The most important function of skin blood flow is participation in the mechanisms of thermoregulation. Under heat stress, the value of total blood flow in the skin can increase up to 3 l/min. However, these changes vary significantly in different areas of the skin. The greatest fluctuations in blood flow are observed in the skin of the distal extremities. So, if Place a finger from cold water into hot water, then the blood flow in it can increase from 0.01 to 1 ml/min per 1 g of tissue, i.e. 100 times or more. The reaction of the skin vessels of the proximal parts of the extremities of the body to a similar effect is much weaker. The increase in skin blood flow under conditions of high external temperature is associated with the opening of many arteriovenous anastomoses, through which part of the blood flows into the veins, bypassing the capillaries. Due to the high thermal conductivity of the skin, this mechanism serves as an extremely effective way of transferring heat through the skin.

Age reactions

There are age-related features of blood circulation regulation. In childhood and adulthood they differ significantly. This process is also influenced by a person’s training. In newborns, sympathetic and parasympathetic nerve endings are clearly expressed. Up to three years of age, the tonic influence of nerves on the heart predominates in children.
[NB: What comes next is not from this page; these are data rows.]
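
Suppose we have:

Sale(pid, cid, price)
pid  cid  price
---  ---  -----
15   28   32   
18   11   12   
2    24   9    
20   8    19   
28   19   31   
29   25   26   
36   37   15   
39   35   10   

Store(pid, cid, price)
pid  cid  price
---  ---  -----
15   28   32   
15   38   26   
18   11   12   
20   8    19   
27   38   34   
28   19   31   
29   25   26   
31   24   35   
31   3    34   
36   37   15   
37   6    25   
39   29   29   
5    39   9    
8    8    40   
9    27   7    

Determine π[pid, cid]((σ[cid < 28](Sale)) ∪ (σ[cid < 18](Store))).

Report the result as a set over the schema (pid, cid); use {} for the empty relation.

σ[cid < 28]: keep tuples satisfying cid < 28 → {(18, 11, 12), (2, 24, 9), (20, 8, 19), (28, 19, 31), (29, 25, 26)}
σ[cid < 18]: keep tuples satisfying cid < 18 → {(18, 11, 12), (20, 8, 19), (31, 3, 34), (37, 6, 25), (8, 8, 40)}
Taking the union: {(18, 11, 12), (2, 24, 9), (20, 8, 19), (28, 19, 31), (29, 25, 26), (31, 3, 34), (37, 6, 25), (8, 8, 40)}
Projecting to pid, cid: {(18, 11), (2, 24), (20, 8), (28, 19), (29, 25), (31, 3), (37, 6), (8, 8)}

{(18, 11), (2, 24), (20, 8), (28, 19), (29, 25), (31, 3), (37, 6), (8, 8)}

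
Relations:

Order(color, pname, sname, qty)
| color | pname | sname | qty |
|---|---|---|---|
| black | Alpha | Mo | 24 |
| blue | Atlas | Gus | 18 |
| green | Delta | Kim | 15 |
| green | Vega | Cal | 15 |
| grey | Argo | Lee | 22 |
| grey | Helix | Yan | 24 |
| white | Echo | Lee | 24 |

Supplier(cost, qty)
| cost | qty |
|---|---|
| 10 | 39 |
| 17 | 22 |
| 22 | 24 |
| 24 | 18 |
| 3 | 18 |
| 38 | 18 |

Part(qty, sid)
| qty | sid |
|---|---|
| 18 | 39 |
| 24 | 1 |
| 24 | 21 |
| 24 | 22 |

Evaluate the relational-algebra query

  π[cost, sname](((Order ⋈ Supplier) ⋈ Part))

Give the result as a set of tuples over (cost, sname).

{(22, Lee), (22, Mo), (22, Yan), (24, Gus), (3, Gus), (38, Gus)}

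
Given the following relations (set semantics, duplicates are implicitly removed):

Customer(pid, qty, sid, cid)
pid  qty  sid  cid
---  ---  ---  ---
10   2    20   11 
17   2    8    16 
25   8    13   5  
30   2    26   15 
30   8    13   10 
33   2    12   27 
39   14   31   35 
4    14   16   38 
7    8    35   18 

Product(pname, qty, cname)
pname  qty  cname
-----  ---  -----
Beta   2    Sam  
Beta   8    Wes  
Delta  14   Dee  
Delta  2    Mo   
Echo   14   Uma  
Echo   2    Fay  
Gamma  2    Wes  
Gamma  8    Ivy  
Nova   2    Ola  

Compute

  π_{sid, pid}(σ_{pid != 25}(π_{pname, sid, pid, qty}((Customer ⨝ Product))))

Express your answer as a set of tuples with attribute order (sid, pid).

Natural join on qty: {(10, 2, 20, 11, Beta, Sam), (10, 2, 20, 11, Delta, Mo), (10, 2, 20, 11, Echo, Fay), (10, 2, 20, 11, Gamma, Wes), (10, 2, 20, 11, Nova, Ola), (17, 2, 8, 16, Beta, Sam), (17, 2, 8, 16, Delta, Mo), (17, 2, 8, 16, Echo, Fay), (17, 2, 8, 16, Gamma, Wes), (17, 2, 8, 16, Nova, Ola), (25, 8, 13, 5, Beta, Wes), (25, 8, 13, 5, Gamma, Ivy), (30, 2, 26, 15, Beta, Sam), (30, 2, 26, 15, Delta, Mo), (30, 2, 26, 15, Echo, Fay), (30, 2, 26, 15, Gamma, Wes), (30, 2, 26, 15, Nova, Ola), (30, 8, 13, 10, Beta, Wes), (30, 8, 13, 10, Gamma, Ivy), (33, 2, 12, 27, Beta, Sam), (33, 2, 12, 27, Delta, Mo), (33, 2, 12, 27, Echo, Fay), (33, 2, 12, 27, Gamma, Wes), (33, 2, 12, 27, Nova, Ola), (39, 14, 31, 35, Delta, Dee), (39, 14, 31, 35, Echo, Uma), (4, 14, 16, 38, Delta, Dee), (4, 14, 16, 38, Echo, Uma), (7, 8, 35, 18, Beta, Wes), (7, 8, 35, 18, Gamma, Ivy)}
Keep only column(s) pname, sid, pid, qty: {(Beta, 12, 33, 2), (Beta, 13, 25, 8), (Beta, 13, 30, 8), (Beta, 20, 10, 2), (Beta, 26, 30, 2), (Beta, 35, 7, 8), (Beta, 8, 17, 2), (Delta, 12, 33, 2), (Delta, 16, 4, 14), (Delta, 20, 10, 2), (Delta, 26, 30, 2), (Delta, 31, 39, 14), (Delta, 8, 17, 2), (Echo, 12, 33, 2), (Echo, 16, 4, 14), (Echo, 20, 10, 2), (Echo, 26, 30, 2), (Echo, 31, 39, 14), (Echo, 8, 17, 2), (Gamma, 12, 33, 2), (Gamma, 13, 25, 8), (Gamma, 13, 30, 8), (Gamma, 20, 10, 2), (Gamma, 26, 30, 2), (Gamma, 35, 7, 8), (Gamma, 8, 17, 2), (Nova, 12, 33, 2), (Nova, 20, 10, 2), (Nova, 26, 30, 2), (Nova, 8, 17, 2)}
Filtering on pid != 25 leaves {(Beta, 12, 33, 2), (Beta, 13, 30, 8), (Beta, 20, 10, 2), (Beta, 26, 30, 2), (Beta, 35, 7, 8), (Beta, 8, 17, 2), (Delta, 12, 33, 2), (Delta, 16, 4, 14), (Delta, 20, 10, 2), (Delta, 26, 30, 2), (Delta, 31, 39, 14), (Delta, 8, 17, 2), (Echo, 12, 33, 2), (Echo, 16, 4, 14), (Echo, 20, 10, 2), (Echo, 26, 30, 2), (Echo, 31, 39, 14), (Echo, 8, 17, 2), (Gamma, 12, 33, 2), (Gamma, 13, 30, 8), (Gamma, 20, 10, 2), (Gamma, 26, 30, 2), (Gamma, 35, 7, 8), (Gamma, 8, 17, 2), (Nova, 12, 33, 2), (Nova, 20, 10, 2), (Nova, 26, 30, 2), (Nova, 8, 17, 2)}.
Keep only column(s) sid, pid (20 duplicate(s) eliminated): {(12, 33), (13, 30), (16, 4), (20, 10), (26, 30), (31, 39), (35, 7), (8, 17)}

{(12, 33), (13, 30), (16, 4), (20, 10), (26, 30), (31, 39), (35, 7), (8, 17)}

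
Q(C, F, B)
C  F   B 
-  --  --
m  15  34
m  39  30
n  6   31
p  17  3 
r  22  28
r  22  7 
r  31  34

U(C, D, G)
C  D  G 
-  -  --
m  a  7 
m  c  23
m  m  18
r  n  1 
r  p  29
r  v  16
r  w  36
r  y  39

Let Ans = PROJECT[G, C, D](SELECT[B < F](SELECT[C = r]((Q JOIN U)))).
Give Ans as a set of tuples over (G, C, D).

{(1, r, n), (16, r, v), (29, r, p), (36, r, w), (39, r, y)}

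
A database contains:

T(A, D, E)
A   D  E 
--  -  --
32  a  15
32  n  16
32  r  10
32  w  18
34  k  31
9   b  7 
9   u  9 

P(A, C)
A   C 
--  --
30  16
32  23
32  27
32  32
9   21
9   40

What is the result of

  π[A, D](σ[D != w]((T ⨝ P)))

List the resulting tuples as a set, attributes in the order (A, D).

T ⋈ P (natural join on A): {(32, a, 15, 23), (32, a, 15, 27), (32, a, 15, 32), (32, n, 16, 23), (32, n, 16, 27), (32, n, 16, 32), (32, r, 10, 23), (32, r, 10, 27), (32, r, 10, 32), (32, w, 18, 23), (32, w, 18, 27), (32, w, 18, 32), (9, b, 7, 21), (9, b, 7, 40), (9, u, 9, 21), (9, u, 9, 40)}
Apply σ_{D != w}; surviving tuples: {(32, a, 15, 23), (32, a, 15, 27), (32, a, 15, 32), (32, n, 16, 23), (32, n, 16, 27), (32, n, 16, 32), (32, r, 10, 23), (32, r, 10, 27), (32, r, 10, 32), (9, b, 7, 21), (9, b, 7, 40), (9, u, 9, 21), (9, u, 9, 40)}
Projecting to A, D (8 duplicate(s) eliminated): {(32, a), (32, n), (32, r), (9, b), (9, u)}

{(32, a), (32, n), (32, r), (9, b), (9, u)}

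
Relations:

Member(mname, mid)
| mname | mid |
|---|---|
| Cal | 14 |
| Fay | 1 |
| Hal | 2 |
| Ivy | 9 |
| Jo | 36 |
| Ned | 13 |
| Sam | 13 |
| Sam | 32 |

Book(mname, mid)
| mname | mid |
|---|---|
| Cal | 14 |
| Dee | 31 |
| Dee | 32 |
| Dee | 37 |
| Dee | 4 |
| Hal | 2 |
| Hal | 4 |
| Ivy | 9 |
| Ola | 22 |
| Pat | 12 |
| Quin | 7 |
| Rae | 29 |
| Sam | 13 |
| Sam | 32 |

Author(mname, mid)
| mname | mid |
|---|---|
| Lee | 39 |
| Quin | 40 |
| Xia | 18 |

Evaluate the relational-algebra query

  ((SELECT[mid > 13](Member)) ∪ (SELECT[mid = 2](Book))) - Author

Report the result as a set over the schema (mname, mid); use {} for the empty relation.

{(Cal, 14), (Hal, 2), (Jo, 36), (Sam, 32)}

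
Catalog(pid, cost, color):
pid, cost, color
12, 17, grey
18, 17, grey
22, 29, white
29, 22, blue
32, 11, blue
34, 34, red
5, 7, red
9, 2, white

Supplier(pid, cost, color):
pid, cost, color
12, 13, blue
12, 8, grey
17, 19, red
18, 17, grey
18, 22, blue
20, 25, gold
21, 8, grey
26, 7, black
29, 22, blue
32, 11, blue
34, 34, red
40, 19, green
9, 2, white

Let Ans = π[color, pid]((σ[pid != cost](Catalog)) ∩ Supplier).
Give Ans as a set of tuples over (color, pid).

{(blue, 29), (blue, 32), (grey, 18), (white, 9)}

Filtering on pid != cost leaves {(12, 17, grey), (18, 17, grey), (22, 29, white), (29, 22, blue), (32, 11, blue), (5, 7, red), (9, 2, white)}.
Set intersection of the two operands is {(18, 17, grey), (29, 22, blue), (32, 11, blue), (9, 2, white)}.
Projecting to color, pid: {(blue, 29), (blue, 32), (grey, 18), (white, 9)}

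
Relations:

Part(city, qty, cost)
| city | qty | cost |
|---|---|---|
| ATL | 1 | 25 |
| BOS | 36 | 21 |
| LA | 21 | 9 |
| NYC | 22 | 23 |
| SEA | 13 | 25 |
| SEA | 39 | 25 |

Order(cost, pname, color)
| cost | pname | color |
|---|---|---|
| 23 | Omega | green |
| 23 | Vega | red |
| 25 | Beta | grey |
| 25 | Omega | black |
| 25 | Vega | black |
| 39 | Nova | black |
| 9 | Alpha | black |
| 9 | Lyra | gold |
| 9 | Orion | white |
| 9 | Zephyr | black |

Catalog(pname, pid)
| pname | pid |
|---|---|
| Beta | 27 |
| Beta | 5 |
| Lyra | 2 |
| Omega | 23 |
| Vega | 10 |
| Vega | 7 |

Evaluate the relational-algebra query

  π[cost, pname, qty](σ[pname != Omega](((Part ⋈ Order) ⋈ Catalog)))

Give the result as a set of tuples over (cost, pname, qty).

{(23, Vega, 22), (25, Beta, 1), (25, Beta, 13), (25, Beta, 39), (25, Vega, 1), (25, Vega, 13), (25, Vega, 39), (9, Lyra, 21)}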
The center of the vagus nerve is characterized by low tone at this age. It begins to affect blood circulation as early as 3-4 months. However, this process manifests itself more clearly in adulthood. This becomes noticeable at school age. During this period, the child's heart rate decreases.

Having examined the features of blood circulation regulation, we can conclude that this process is complex. Many factors and mechanisms influence it. This allows you to clearly respond to any environmental changes and regulate the supply of vital substances to organs that are currently more loaded.